19 de ago. de 2023

Shutdown

 
Não é como um sentimento isolado. Um desconforto de espinho. Nem a dor de uma resposta sensorial ao tempo. Abro uma cova e enterro o fantoche da circunstância em que me encontrei. Desmebrado em mentiras cotidianas, esquivas emocionais que me garantiram um tempo a mais num ambiente onde o prazer é propor meios para ser violentado. 
Sempre aludindo aos restos, à margem da significância: um quase qualquer. No cativeiro da aleatoriedade cultivo inúmeras questões, no mesmo grupo enumero motivos para sorrir e as origens do universo. O açoite da Questão vai tatuando caminhos vermelhos sobre a pele daquilo que não é a alma, mas é o ter uma alma: talvez a essência plural dos que acreditam. 
Que presunção é exemplificar! Quando toda palavra é somente a intermediária da vontade. 
Seria simplória a resolução do infortúnio se a falta de ter algo fosse apenas a opositora do alívio. O caos torna eterna a realidade que o toca. Tudo é múltiplo.
Já pensei ser a vida o epicentro desse vórtice de insignificância, uma vida que se oculta atrás de uma porta sem chave - cabe a quem inventar essa chave?...
Com minha imagem antigeométrica tomo assento numa cadeira deslocada do tempo, meu olhar distante procura um vislumbre sempre a frente, enquanto me desfaço rastro de luz, preso a um passado punitivo.
Quem me dera a inércia imaterial do vazio, entretanto, transbordo as probabilidades dos fatos, no mesmo segundo que pretendo o objetivo de um toque, também cogito amputar minhas próprias mãos. 
O que me aflige é a incerteza das coisas.

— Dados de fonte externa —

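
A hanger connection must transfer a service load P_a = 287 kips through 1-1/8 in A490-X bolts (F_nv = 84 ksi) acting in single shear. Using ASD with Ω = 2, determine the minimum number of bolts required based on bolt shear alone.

7 bolts

A_b = π·1.125²/4 = 0.994 in².
Per-bolt allowable strength R_n/Ω = 84 × 0.994 × 1 / 2 = 41.75 kips.
n ≥ 287 / 41.75 = 6.874 → use 7 bolts.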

A dúvida primordial, o infinito. Eu, que não posso me calar, que não posso dizer não e me negar a responder. Tenho que me entalhar conforme a norma - madeira pútrida, sem viço. Eu que vivo para significar o que para ti é simplesmente estar vivo.
Eu que sonho nunca ter existido. 

6 de ago. de 2023

Carta III

Que esta lhe encontre em boa saúde. Trago as novidades frias, as palavras práticas dos delírios mais joviais. Tiros de advertência. Minha voz inelegível procura um intérprete para velhas alucinações, arrasto o dorso pelo charco das indagações inúteis, como igual inútil.
Que delicadeza, não é? Não há escrúpulo em se esconder por trás dessas miragens indescritas, porém aqui e ali tomo um gole a mais da taça de cicuta na mesa da realidade. Beijarei outra vez teus cabelos, solidão? Outro soneto para ti, morte?

Eis outra era. Erguem-se novas divindades com seus pilares encrustados de estrelas sobre o tecido das horas, seus olhos quasares que lacrimejam o plasma indiferente ao significado do medo. O assombro das potências dobrado, cativo de um verso, enquanto me derramo todo estupidez sobre alabastro edênico dos seus seios...
Neste trânsito insisto na expulsão da alma, convoco a magia espalhando essências pelo quarto sépia. Estendo os dedos vencidos pelo vazio deixado por seus lábios. Amor, tu que não és o teu corpo, mas um universo vivo.